Boulder itself getting on my nerves. It’s sickeningly sweet and rich and white and every single resident has a golden lab. I’m rigging up a pit on the corner. Clerks don’t say ‘enjoy’ anymore they say ‘thrive.’ My masseuse has really helped my back but she’s pregnant, which is great, except that she claims she knew the kid in another incarnation. The receptionist there is going through the change of life and while she talks on the phone she’s rubbing a sweet potato (oestrogen source) on her stomach, for hot flashes. Plus both of them [put] crystals up their private parts just like when the ladies in Candide used to hide their jewels.

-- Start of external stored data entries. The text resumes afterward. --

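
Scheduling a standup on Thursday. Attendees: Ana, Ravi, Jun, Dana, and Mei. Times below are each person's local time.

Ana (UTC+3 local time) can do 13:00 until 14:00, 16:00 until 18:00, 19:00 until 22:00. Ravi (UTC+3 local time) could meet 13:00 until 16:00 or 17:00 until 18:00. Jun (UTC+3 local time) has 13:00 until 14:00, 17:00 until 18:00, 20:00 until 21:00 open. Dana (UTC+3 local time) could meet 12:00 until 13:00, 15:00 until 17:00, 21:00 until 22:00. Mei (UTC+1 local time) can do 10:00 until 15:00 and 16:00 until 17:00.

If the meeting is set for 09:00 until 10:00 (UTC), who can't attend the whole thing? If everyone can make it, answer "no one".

Ana, Jun, Ravi

Ana in UTC: 10:00-11:00, 13:00-15:00, 16:00-19:00 (subtract 3h to convert from UTC+3).
Ravi in UTC: 10:00-13:00, 14:00-15:00 (subtract 3h to convert from UTC+3).
Jun in UTC: 10:00-11:00, 14:00-15:00, 17:00-18:00 (subtract 3h to convert from UTC+3).
Dana in UTC: 09:00-10:00, 12:00-14:00, 18:00-19:00 (subtract 3h to convert from UTC+3).
Mei in UTC: 09:00-14:00, 15:00-16:00 (subtract 1h to convert from UTC+1).
Ana: not fully free for 09:00-10:00. Ravi: not fully free for 09:00-10:00. Jun: not fully free for 09:00-10:00. Dana: free for 09:00-10:00. Mei: free for 09:00-10:00.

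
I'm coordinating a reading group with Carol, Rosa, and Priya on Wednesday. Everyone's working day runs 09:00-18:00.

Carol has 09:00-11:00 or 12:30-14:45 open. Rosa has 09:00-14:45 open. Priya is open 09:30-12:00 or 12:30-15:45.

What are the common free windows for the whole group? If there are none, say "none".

09:30-11:00, 12:30-14:45

Carol ∩ Rosa: 09:00-11:00, 12:30-14:45.
Carol ∩ Rosa ∩ Priya: 09:30-11:00, 12:30-14:45.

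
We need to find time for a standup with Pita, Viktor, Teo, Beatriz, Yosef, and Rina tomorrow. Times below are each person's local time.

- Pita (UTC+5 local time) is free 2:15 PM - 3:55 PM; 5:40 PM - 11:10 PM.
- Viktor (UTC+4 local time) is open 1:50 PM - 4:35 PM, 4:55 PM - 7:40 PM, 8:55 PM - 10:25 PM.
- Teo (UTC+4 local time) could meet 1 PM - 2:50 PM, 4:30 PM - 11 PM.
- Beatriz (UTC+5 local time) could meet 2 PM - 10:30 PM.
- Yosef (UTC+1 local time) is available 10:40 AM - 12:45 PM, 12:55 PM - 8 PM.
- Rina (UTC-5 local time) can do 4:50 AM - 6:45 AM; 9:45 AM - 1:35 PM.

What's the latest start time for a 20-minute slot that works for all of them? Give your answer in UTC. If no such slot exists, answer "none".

17:10

Pita in UTC: 09:15-10:55, 12:40-18:10 (subtract 5h to convert from UTC+5).
Viktor in UTC: 09:50-12:35, 12:55-15:40, 16:55-18:25 (subtract 4h to convert from UTC+4).
Teo in UTC: 09:00-10:50, 12:30-19:00 (subtract 4h to convert from UTC+4).
Beatriz in UTC: 09:00-17:30 (subtract 5h to convert from UTC+5).
Yosef in UTC: 09:40-11:45, 11:55-19:00 (subtract 1h to convert from UTC+1).
Rina in UTC: 09:50-11:45, 14:45-18:35 (add 5h to convert from UTC-5).
Pita ∩ Viktor: 09:50-10:55, 12:55-15:40, 16:55-18:10.
Pita ∩ Viktor ∩ Teo: 09:50-10:50, 12:55-15:40, 16:55-18:10.
Pita ∩ Viktor ∩ Teo ∩ Beatriz: 09:50-10:50, 12:55-15:40, 16:55-17:30.
Pita ∩ Viktor ∩ Teo ∩ Beatriz ∩ Yosef: 09:50-10:50, 12:55-15:40, 16:55-17:30.
Pita ∩ Viktor ∩ Teo ∩ Beatriz ∩ Yosef ∩ Rina: 09:50-10:50, 14:45-15:40, 16:55-17:30.
The last common window of at least 20 minutes is 16:55-17:30; a 20-minute meeting can start as late as 17:10 and still end by 17:30.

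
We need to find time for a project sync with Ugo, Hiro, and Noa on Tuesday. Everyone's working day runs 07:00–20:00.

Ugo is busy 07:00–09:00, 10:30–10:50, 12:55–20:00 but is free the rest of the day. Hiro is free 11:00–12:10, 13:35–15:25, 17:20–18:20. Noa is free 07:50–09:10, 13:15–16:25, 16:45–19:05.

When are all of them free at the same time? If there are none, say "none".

Ugo free: 09:00-10:30, 10:50-12:55 (invert busy blocks within the working day).
Hiro free: 11:00-12:10, 13:35-15:25, 17:20-18:20.
Noa free: 07:50-09:10, 13:15-16:25, 16:45-19:05.
Ugo ∩ Hiro: 11:00-12:10.
Ugo ∩ Hiro ∩ Noa: ∅.
There is no time when everyone is free.

none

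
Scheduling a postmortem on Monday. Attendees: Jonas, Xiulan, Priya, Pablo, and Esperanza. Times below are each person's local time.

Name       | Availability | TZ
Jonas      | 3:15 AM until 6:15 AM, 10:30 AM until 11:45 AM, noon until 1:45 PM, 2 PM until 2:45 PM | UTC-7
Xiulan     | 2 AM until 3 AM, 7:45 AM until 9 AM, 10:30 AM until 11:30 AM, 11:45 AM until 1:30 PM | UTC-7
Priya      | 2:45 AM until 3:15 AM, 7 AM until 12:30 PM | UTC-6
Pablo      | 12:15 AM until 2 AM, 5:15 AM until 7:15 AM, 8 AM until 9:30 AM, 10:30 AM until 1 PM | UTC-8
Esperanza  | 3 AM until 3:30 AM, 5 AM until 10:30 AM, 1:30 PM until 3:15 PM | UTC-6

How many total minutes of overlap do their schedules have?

0

Jonas in UTC: 10:15-13:15, 17:30-18:45, 19:00-20:45, 21:00-21:45 (add 7h to convert from UTC-7).
Xiulan in UTC: 09:00-10:00, 14:45-16:00, 17:30-18:30, 18:45-20:30 (add 7h to convert from UTC-7).
Priya in UTC: 08:45-09:15, 13:00-18:30 (add 6h to convert from UTC-6).
Pablo in UTC: 08:15-10:00, 13:15-15:15, 16:00-17:30, 18:30-21:00 (add 8h to convert from UTC-8).
Esperanza in UTC: 09:00-09:30, 11:00-16:30, 19:30-21:15 (add 6h to convert from UTC-6).
Jonas ∩ Xiulan: 17:30-18:30, 19:00-20:30.
Jonas ∩ Xiulan ∩ Priya: 17:30-18:30.
Jonas ∩ Xiulan ∩ Priya ∩ Pablo: ∅.
Jonas ∩ Xiulan ∩ Priya ∩ Pablo ∩ Esperanza: ∅.
There is no time when everyone is free.
There is no common window, so the total is 0 minutes.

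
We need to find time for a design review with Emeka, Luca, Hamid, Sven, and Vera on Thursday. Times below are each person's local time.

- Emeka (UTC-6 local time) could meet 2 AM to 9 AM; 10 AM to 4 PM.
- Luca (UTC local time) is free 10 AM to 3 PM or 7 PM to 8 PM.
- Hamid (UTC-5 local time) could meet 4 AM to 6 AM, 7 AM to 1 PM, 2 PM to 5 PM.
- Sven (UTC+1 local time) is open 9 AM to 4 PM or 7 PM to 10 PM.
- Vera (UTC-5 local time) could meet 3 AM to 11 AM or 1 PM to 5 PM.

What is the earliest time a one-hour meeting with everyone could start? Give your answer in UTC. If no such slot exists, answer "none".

10:00

Emeka in UTC: 08:00-15:00, 16:00-22:00 (add 6h to convert from UTC-6).
Luca in UTC: 10:00-15:00, 19:00-20:00.
Hamid in UTC: 09:00-11:00, 12:00-18:00, 19:00-22:00 (add 5h to convert from UTC-5).
Sven in UTC: 08:00-15:00, 18:00-21:00 (subtract 1h to convert from UTC+1).
Vera in UTC: 08:00-16:00, 18:00-22:00 (add 5h to convert from UTC-5).
Emeka ∩ Luca: 10:00-15:00, 19:00-20:00.
Emeka ∩ Luca ∩ Hamid: 10:00-11:00, 12:00-15:00, 19:00-20:00.
Emeka ∩ Luca ∩ Hamid ∩ Sven: 10:00-11:00, 12:00-15:00, 19:00-20:00.
Emeka ∩ Luca ∩ Hamid ∩ Sven ∩ Vera: 10:00-11:00, 12:00-15:00, 19:00-20:00.
The first common window of at least 60 minutes is 10:00-11:00, so the earliest start is 10:00.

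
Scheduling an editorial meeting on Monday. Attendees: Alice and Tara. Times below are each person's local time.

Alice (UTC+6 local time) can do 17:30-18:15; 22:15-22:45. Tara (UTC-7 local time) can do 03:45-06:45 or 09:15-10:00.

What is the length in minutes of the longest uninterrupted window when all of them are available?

45

Alice in UTC: 11:30-12:15, 16:15-16:45 (subtract 6h to convert from UTC+6).
Tara in UTC: 10:45-13:45, 16:15-17:00 (add 7h to convert from UTC-7).
Alice ∩ Tara: 11:30-12:15, 16:15-16:45.
Those are the intersection windows.
The longest is 11:30-12:15 at 45 minutes.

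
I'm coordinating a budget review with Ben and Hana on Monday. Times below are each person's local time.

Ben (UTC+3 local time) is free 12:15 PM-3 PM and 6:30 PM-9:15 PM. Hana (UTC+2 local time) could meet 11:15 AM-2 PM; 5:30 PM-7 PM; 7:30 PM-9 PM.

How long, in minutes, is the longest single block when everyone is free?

165

Ben in UTC: 09:15-12:00, 15:30-18:15 (subtract 3h to convert from UTC+3).
Hana in UTC: 09:15-12:00, 15:30-17:00, 17:30-19:00 (subtract 2h to convert from UTC+2).
Ben ∩ Hana: 09:15-12:00, 15:30-17:00, 17:30-18:15.
The longest is 09:15-12:00 at 165 minutes.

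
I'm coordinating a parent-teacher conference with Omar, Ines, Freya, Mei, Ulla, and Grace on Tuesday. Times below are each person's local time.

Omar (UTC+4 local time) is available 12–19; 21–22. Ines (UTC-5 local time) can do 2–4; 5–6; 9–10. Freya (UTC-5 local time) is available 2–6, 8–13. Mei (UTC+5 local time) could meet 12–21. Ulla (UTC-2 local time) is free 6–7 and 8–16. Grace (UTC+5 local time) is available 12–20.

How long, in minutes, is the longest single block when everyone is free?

60

Omar in UTC: 08:00-15:00, 17:00-18:00 (subtract 4h to convert from UTC+4).
Ines in UTC: 07:00-09:00, 10:00-11:00, 14:00-15:00 (add 5h to convert from UTC-5).
Freya in UTC: 07:00-11:00, 13:00-18:00 (add 5h to convert from UTC-5).
Mei in UTC: 07:00-16:00 (subtract 5h to convert from UTC+5).
Ulla in UTC: 08:00-09:00, 10:00-18:00 (add 2h to convert from UTC-2).
Grace in UTC: 07:00-15:00 (subtract 5h to convert from UTC+5).
Omar ∩ Ines: 08:00-09:00, 10:00-11:00, 14:00-15:00.
Omar ∩ Ines ∩ Freya: 08:00-09:00, 10:00-11:00, 14:00-15:00.
Omar ∩ Ines ∩ Freya ∩ Mei: 08:00-09:00, 10:00-11:00, 14:00-15:00.
Omar ∩ Ines ∩ Freya ∩ Mei ∩ Ulla: 08:00-09:00, 10:00-11:00, 14:00-15:00.
Omar ∩ Ines ∩ Freya ∩ Mei ∩ Ulla ∩ Grace: 08:00-09:00, 10:00-11:00, 14:00-15:00.
The longest is 08:00-09:00 at 60 minutes.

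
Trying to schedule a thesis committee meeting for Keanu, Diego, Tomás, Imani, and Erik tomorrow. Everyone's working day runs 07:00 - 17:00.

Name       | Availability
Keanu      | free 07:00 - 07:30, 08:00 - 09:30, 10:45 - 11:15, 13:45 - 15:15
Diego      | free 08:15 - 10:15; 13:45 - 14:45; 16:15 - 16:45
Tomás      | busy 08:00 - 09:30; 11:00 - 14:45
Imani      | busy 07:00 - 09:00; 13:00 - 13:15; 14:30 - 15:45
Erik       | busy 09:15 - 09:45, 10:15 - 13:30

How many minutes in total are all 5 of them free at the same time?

0

Keanu free: 07:00-07:30, 08:00-09:30, 10:45-11:15, 13:45-15:15.
Diego free: 08:15-10:15, 13:45-14:45, 16:15-16:45.
Tomás free: 07:00-08:00, 09:30-11:00, 14:45-17:00 (invert busy blocks within the working day).
Imani free: 09:00-13:00, 13:15-14:30, 15:45-17:00 (invert busy blocks within the working day).
Erik free: 07:00-09:15, 09:45-10:15, 13:30-17:00 (invert busy blocks within the working day).
Keanu ∩ Diego: 08:15-09:30, 13:45-14:45.
Keanu ∩ Diego ∩ Tomás: ∅.
Keanu ∩ Diego ∩ Tomás ∩ Imani: ∅.
Keanu ∩ Diego ∩ Tomás ∩ Imani ∩ Erik: ∅.
There is no time when everyone is free.
There is no common window, so the total is 0 minutes.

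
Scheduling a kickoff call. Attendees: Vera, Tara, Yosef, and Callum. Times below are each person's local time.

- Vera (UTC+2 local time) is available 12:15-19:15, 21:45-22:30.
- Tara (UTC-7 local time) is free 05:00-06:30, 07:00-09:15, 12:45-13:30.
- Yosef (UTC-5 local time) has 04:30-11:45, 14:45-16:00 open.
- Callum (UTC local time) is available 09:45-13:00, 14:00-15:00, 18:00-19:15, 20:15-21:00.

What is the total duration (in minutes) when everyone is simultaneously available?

135

Vera in UTC: 10:15-17:15, 19:45-20:30 (subtract 2h to convert from UTC+2).
Tara in UTC: 12:00-13:30, 14:00-16:15, 19:45-20:30 (add 7h to convert from UTC-7).
Yosef in UTC: 09:30-16:45, 19:45-21:00 (add 5h to convert from UTC-5).
Callum in UTC: 09:45-13:00, 14:00-15:00, 18:00-19:15, 20:15-21:00.
Vera ∩ Tara: 12:00-13:30, 14:00-16:15, 19:45-20:30.
Vera ∩ Tara ∩ Yosef: 12:00-13:30, 14:00-16:15, 19:45-20:30.
Vera ∩ Tara ∩ Yosef ∩ Callum: 12:00-13:00, 14:00-15:00, 20:15-20:30.
Summing the common windows: 60 + 60 + 15 = 135 minutes.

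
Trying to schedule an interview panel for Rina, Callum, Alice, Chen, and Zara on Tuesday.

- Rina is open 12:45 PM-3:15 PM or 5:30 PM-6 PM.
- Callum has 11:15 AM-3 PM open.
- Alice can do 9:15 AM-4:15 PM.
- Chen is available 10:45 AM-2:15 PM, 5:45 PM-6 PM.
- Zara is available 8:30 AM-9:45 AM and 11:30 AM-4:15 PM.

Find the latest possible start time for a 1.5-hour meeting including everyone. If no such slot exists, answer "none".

12:45

Rina ∩ Callum: 12:45-15:00.
Rina ∩ Callum ∩ Alice: 12:45-15:00.
Rina ∩ Callum ∩ Alice ∩ Chen: 12:45-14:15.
Rina ∩ Callum ∩ Alice ∩ Chen ∩ Zara: 12:45-14:15.
The last common window of at least 90 minutes is 12:45-14:15; a 90-minute meeting can start as late as 12:45 and still end by 14:15.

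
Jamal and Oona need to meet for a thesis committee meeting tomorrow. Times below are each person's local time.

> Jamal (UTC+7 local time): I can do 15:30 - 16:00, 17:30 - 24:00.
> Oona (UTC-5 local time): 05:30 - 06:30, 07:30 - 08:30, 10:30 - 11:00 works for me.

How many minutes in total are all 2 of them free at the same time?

Jamal in UTC: 08:30-09:00, 10:30-17:00 (subtract 7h to convert from UTC+7).
Oona in UTC: 10:30-11:30, 12:30-13:30, 15:30-16:00 (add 5h to convert from UTC-5).
Jamal ∩ Oona: 10:30-11:30, 12:30-13:30, 15:30-16:00.
Summing the common windows: 60 + 60 + 30 = 150 minutes.

150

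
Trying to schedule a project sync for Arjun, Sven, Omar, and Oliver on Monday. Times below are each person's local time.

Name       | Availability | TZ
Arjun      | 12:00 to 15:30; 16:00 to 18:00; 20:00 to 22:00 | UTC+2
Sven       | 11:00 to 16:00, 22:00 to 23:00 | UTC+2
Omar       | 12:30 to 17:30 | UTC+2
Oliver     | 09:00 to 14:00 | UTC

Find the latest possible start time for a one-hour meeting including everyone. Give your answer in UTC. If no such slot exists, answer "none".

Arjun in UTC: 10:00-13:30, 14:00-16:00, 18:00-20:00 (subtract 2h to convert from UTC+2).
Sven in UTC: 09:00-14:00, 20:00-21:00 (subtract 2h to convert from UTC+2).
Omar in UTC: 10:30-15:30 (subtract 2h to convert from UTC+2).
Oliver in UTC: 09:00-14:00.
Arjun ∩ Sven: 10:00-13:30.
Arjun ∩ Sven ∩ Omar: 10:30-13:30.
Arjun ∩ Sven ∩ Omar ∩ Oliver: 10:30-13:30.
The last common window of at least 60 minutes is 10:30-13:30; a 60-minute meeting can start as late as 12:30 and still end by 13:30.

12:30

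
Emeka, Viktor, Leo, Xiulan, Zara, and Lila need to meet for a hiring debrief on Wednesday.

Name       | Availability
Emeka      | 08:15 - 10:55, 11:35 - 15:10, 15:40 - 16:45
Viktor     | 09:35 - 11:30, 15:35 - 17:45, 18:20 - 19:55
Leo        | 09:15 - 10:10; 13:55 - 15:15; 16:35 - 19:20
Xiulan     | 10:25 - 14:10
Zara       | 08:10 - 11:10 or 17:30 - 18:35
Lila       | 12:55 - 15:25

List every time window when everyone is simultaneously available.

Emeka ∩ Viktor: 09:35-10:55, 15:40-16:45.
Emeka ∩ Viktor ∩ Leo: 09:35-10:10, 16:35-16:45.
Emeka ∩ Viktor ∩ Leo ∩ Xiulan: ∅.
Emeka ∩ Viktor ∩ Leo ∩ Xiulan ∩ Zara: ∅.
Emeka ∩ Viktor ∩ Leo ∩ Xiulan ∩ Zara ∩ Lila: ∅.
There is no time when everyone is free.

none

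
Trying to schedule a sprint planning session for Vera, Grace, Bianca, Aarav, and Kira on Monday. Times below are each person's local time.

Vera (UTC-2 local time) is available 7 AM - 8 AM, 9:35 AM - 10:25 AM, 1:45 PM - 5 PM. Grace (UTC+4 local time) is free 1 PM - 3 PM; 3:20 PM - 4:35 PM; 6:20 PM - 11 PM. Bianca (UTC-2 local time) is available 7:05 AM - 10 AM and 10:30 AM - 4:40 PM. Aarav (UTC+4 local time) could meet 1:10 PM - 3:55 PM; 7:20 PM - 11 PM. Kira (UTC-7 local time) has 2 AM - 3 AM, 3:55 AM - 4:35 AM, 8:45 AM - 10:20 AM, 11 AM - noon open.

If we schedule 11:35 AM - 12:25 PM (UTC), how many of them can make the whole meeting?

Vera in UTC: 09:00-10:00, 11:35-12:25, 15:45-19:00 (add 2h to convert from UTC-2).
Grace in UTC: 09:00-11:00, 11:20-12:35, 14:20-19:00 (subtract 4h to convert from UTC+4).
Bianca in UTC: 09:05-12:00, 12:30-18:40 (add 2h to convert from UTC-2).
Aarav in UTC: 09:10-11:55, 15:20-19:00 (subtract 4h to convert from UTC+4).
Kira in UTC: 09:00-10:00, 10:55-11:35, 15:45-17:20, 18:00-19:00 (add 7h to convert from UTC-7).
Vera and Grace can make the full 11:35-12:25 slot — that's 2.

2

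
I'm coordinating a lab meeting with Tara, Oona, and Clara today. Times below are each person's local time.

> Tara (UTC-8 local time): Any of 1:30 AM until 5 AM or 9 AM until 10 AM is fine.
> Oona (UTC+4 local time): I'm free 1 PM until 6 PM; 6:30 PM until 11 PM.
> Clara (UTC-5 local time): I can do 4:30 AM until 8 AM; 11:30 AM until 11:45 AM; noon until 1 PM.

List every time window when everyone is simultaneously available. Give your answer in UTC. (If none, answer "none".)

09:30-13:00, 17:00-18:00

Tara in UTC: 09:30-13:00, 17:00-18:00 (add 8h to convert from UTC-8).
Oona in UTC: 09:00-14:00, 14:30-19:00 (subtract 4h to convert from UTC+4).
Clara in UTC: 09:30-13:00, 16:30-16:45, 17:00-18:00 (add 5h to convert from UTC-5).
Tara ∩ Oona: 09:30-13:00, 17:00-18:00.
Tara ∩ Oona ∩ Clara: 09:30-13:00, 17:00-18:00.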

You really should start to think of settling down. Serious. For later … Sometimes I wish that I lived with someone I had loved for a long time, had comfort with. Wake up with his hand on my ass etc.
I’m sorry your bartender is dying. This sounds rude to wonder about but [it] must make it difficult to just go have a drink . . .
I actually know fenestration. Not personally, but the first time I looked it up was reading a 19th-century English architect’s review of another architect, ‘Balsley has a particularly witty way with fenestration.’
Reason I don’t like teaching is same problem I had with marriage – I lose myself.
Where are you? I get disoriented when you go to Germany or Australia. I’m sad that you don’t go to New Jersey any more. Did acacia & plum trees bloom already? We haven’t had winter yet. Deer are confused. Six young bucks hang out in my backyard – scuffing the dead grass, slouching, smoking – sneering at labradors & joggers disaffected deer . . .
I have no news. I am boring old lady. Have to stop myself from talking to grocery clerks about my grandchildren or my cat.
One of my classes gave me a fabulous gift. It is a cup, with Denver skyline & a moon – When you pour hot coffee in it the pope appears in the sky!
So dear heart – my new address as of May 20 – will be . . .
Cioran & Hazlitt have lots to say about envy, writers’. It’s pretty scary. What makes it scarier is that often ‘They’ put you down & haven’t even read your work. Like Gide with little Marcel. Didn’t even open the ms. I think women are the worst.
His ex-girlfriend got millions of $ in palimony because she ‘gave him the best years of her life’. Hey, how about me – I gave him the worst of mine!